Почему это не было сделано? Почтение к священным религиозным реликвиям, хранившимся в Мариенбурге? Страх перед мнением Европы, для которой крестоносцы оставались борцами с язычеством? Желание закончить миром с теми, на чьей одежде нашиты огромные кресты? Такого рода чувства могли еще обуять Владислава Ягелло (хотя и на него все это не очень похоже). Но уж у Витовта такого рода соображений не могло быть по определению.
Стремление к миру? Но война шла между непримиримыми врагами. Впервые за 200 лет (два столетия!!!) открылась возможность нанести страшному врагу окончательный удар, и я с трудом могу представить себе поляка, который бы этого не хотел.
Может быть, союзная армия была истощена, обескровлена на поле боя? Может быть, ее силы оказались подорваны сильнее, чем хотели бы признать и вожди союзников, и их хронисты? По крайней мере, я не вижу других причин для поведения, которое неизменно ставят в вину Ягелло: вялое, нерешительное продолжение войны. Может быть, польский король просто собирался с силами?
По мнению решительно всех историков, Торуньский «Вечный мир», подписанный 1 февраля 1411 года Владиславом II Ягайло, Великим князем Витовтом и представителями ордена, не отражал масштабов победы [64].
По Торуньскому «Вечному миру» орден отказался от претензий на Добжиньскую землю, уплачивал значительную контрибуцию. По Торуньскому миру Жемайтия воссоединилась с остальной Литвой и уже никогда не выходила из состава ее земель.
Наверное, для современников не так уж важны были пункты Торуньского договора или размеры добычи. Сам факт: орден потерпел сокрушительное поражение.
И все-таки проблема оставалась, потому что оставался орден.
Во владениях ордена оставались польское Поморье и Пруссия, и далеко не всем обитателям этих земель нравилось владычество псов-рыцарей. Ну, допустим, крестьян как-то никто особенно не спрашивал. Верхушка дворянства — это и был сам орден или близкие к нему люди.
Но существовали еще и такие беспокойные элементы, как горожане и мелкое рыцарство. Это слой не особенно богатый, но и далеко не бедный, без больших привилегий и родословных, уходящих в эпоху Великого переселения народов, но и без неприятной современному человеку крестьянской униженности. Зародыш среднего класса, этой общепризнанной основы современных европейских наций.
В XV веке горожан было еще немного, всего 4–5 % населения; крохотный островок индивидуализма, личной независимости и труда по договору и за деньги в море людей, живущих подневольным аграрным трудом; в море замков и крестьянских хижин, общинности и дикого бесправия, можно сказать, решительно всех.
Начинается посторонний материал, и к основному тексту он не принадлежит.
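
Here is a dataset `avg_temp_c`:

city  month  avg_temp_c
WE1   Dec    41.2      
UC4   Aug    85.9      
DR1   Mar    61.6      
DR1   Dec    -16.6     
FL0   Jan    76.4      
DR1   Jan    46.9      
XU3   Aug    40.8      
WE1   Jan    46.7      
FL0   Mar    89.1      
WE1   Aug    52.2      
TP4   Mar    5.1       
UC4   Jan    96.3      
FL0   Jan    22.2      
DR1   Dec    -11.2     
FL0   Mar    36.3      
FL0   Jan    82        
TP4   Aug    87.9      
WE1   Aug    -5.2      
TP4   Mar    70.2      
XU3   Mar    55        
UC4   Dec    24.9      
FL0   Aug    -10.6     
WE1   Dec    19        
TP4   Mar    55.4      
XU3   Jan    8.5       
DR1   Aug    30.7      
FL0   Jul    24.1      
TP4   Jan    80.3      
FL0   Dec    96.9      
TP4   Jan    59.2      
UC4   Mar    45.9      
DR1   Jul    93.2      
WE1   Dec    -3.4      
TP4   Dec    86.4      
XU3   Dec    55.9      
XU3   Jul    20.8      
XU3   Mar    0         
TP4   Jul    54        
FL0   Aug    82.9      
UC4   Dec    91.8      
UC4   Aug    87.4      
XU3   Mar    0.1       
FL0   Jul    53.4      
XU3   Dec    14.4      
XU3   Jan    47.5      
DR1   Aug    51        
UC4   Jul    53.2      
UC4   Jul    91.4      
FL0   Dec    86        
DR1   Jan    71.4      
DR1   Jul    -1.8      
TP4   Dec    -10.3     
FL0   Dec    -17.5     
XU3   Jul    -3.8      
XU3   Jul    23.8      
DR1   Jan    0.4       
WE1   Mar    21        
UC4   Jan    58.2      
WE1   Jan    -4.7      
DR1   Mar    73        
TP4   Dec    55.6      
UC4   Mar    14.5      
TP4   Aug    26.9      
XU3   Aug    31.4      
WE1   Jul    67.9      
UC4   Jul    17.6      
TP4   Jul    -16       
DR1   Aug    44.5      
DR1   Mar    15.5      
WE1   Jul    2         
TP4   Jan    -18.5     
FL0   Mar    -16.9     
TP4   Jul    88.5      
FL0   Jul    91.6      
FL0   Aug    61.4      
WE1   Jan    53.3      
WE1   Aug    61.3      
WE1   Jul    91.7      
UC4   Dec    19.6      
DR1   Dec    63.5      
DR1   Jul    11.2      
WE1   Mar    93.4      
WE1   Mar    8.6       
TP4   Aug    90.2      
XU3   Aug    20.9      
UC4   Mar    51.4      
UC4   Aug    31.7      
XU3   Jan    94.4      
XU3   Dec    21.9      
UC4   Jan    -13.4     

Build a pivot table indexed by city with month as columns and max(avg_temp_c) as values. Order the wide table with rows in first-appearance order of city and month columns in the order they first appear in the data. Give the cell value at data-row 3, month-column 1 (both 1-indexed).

63.5

With rows in first-appearance order of city, row 3 is city=DR1. month columns in first-appearance order: Dec, Aug, Mar, Jan, Jul; column 1 is Dec.
Long rows with city=DR1, month=Dec: max(-16.6, -11.2, 63.5) = 63.5.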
Для государства и для феодалов горожане были одновременно очень полезными людьми: ведь именно через них шла торговля, ремесленное производство, у них скапливались какие-никакие, а деньги. Без денег государство больше не могло существовать, и короли, и герцоги вынуждены были все серьезнее прислушиваться к голосу горожан.
С другой стороны, сам род занятий горожан требовал некоторого образа жизни — скажем, некоторых гарантий безопасности и человека, и его собственности со стороны государства и закона. Требование казалось феодалам просто вопиюще возмутительным. Почти таким же возмутительным, как требование позволить всяким худородным горожанам, которые и копья-то держать толком не умеют, самим решать, какие с них надо брать налоги и на что эти налоги будут тратиться.